Alteri, R. to EN3Lewis, K. to EM3
Anderson, J.P. to EN3 Mack, P.W. to TM3
Chadwick, G.E. to SOS2 Matzelle, J.L. to EN2
Forrester, C.G. to MM3 Newton, E. to CS1
Fuller, J.P. to TM3 Ryel, J.E. to IC3
Healy, W.M. to TM3 Souden, R.B. to QM3
Huggins, W.B. to EM3 Ryan, A.M. to SK3
Huntress, D.E. to MM2 Ramsey, R.W. to QM1
Hurlburt, L.D. to IC3

Tuesday, 10 October 1961

Underway from Cagliari for operations games at 0800 A.M. The weather has now markedly improved and we again have fine sailing. About 30 miles south of Sardinia we stopped and had a real fine swim. The weather has stayed good. During the remainder of the day we conducted training near the Sardinian coast.
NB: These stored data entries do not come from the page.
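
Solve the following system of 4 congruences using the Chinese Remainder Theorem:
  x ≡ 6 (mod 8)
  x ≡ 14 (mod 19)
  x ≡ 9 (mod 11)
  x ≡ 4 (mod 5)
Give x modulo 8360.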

Wednesday & Thursday, October 11 & 12 1961

Training exercises near Sardinia continue. We will depart for Malta during Thursday evening. The weather has been excellent with smooth calm seas and very warm days. During the last week Fritz and Adams have both qualified in submarines and were duly initiated. Several other men are very near qualification and should complete before the ship arrives in New London.

Friday, 13 October 1961

Underway from southern Sardinia to Malta via the Straits of Sicily. During this trip we will swing south much nearer the African coast than on our other transits of the area. Most people realize how close France and England are across the Straits of Dover but few realize that the island of Sicily and Africa are only 72 miles apart at the Straits of Sicily. This is a relatively narrow body of water and in most spots fairly shallow. Shortly after noon today we will cross Skeri Bank just north of Tunis and will move over shoal water until almost 2000 (8:00 P.M.) tonight when we will be north of the Italian island of Pantelleria. From this point on it will be a straight run to Malta.

The sea has remained very calm and we have been able to make good speed towards Valletta, Malta. The rescue vessel KITTIWAKE and the submarine SHARK are also waiting there for us to join. We plan to enter Malta early in the morning.
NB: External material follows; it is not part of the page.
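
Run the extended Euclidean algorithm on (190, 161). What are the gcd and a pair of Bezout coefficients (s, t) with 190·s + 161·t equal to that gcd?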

General: We are now approaching the end of our Mediterranean trip. Each time I have been here, there are two questions which never get properly answered.

First—When do we leave the Mediterranean? This I cannot answer but it is fairly good information that you should not mail any letter in New London area after the evening of 4 November and expect it to reach the ship before return to CONUS. Any letter mailed after 29 October 1961 in the States may not reach us. Therefore, please do not send anything important to the ship on or after 29 October. It is however very important that the men do get mail delivery the waning days of the trip, therefore any special effort on your part to see that this is done would be appreciated.
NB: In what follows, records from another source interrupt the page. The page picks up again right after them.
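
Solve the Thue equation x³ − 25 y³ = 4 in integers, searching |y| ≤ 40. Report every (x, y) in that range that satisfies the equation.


The equation is x³ - 25y³ = 4. For fixed y, x³ = 25·y³ + 4, so a solution requires the RHS to be a perfect cube.
Strategy: iterate y from -40 to 40, compute RHS = 25·y³ + 4, and check whether it is a (positive or negative) perfect cube.
Check small values of y:
  y = 0: RHS = 4 is not a perfect cube.
  y = 1: RHS = 29 is not a perfect cube.
  y = -1: RHS = -21 is not a perfect cube.
  y = 2: RHS = 204 is not a perfect cube.
  y = -2: RHS = -196 is not a perfect cube.
  y = 3: RHS = 679 is not a perfect cube.
  y = -3: RHS = -671 is not a perfect cube.
Continuing the search up to |y| = 40 finds no solutions either.
No (x, y) in the scanned range satisfies the equation.

No integer solutions with |y| ≤ 40.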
Second—How do we know when you arrive? About 24 to 36 hours out of New London, the ship will file a message reporting the estimated time of arrival at the Submarine Base. This means that starting the night of 20 November there should be accurate data on the telephone answering number at the base. This number is 449–3976. Just pick up your in-town telephone and dial 449 pause and then 3976. A tape will be played to you which will give you lREX's data. We expect to be home either late on the 21st of November or on the 22nd. About 4 hours out of New London we will again report our arrival time. Therefore, on the day we are to arrive, check the tape again and it will give you our pier and the accurate time at base. The last family-gram will be mailed about 2 weeks from now.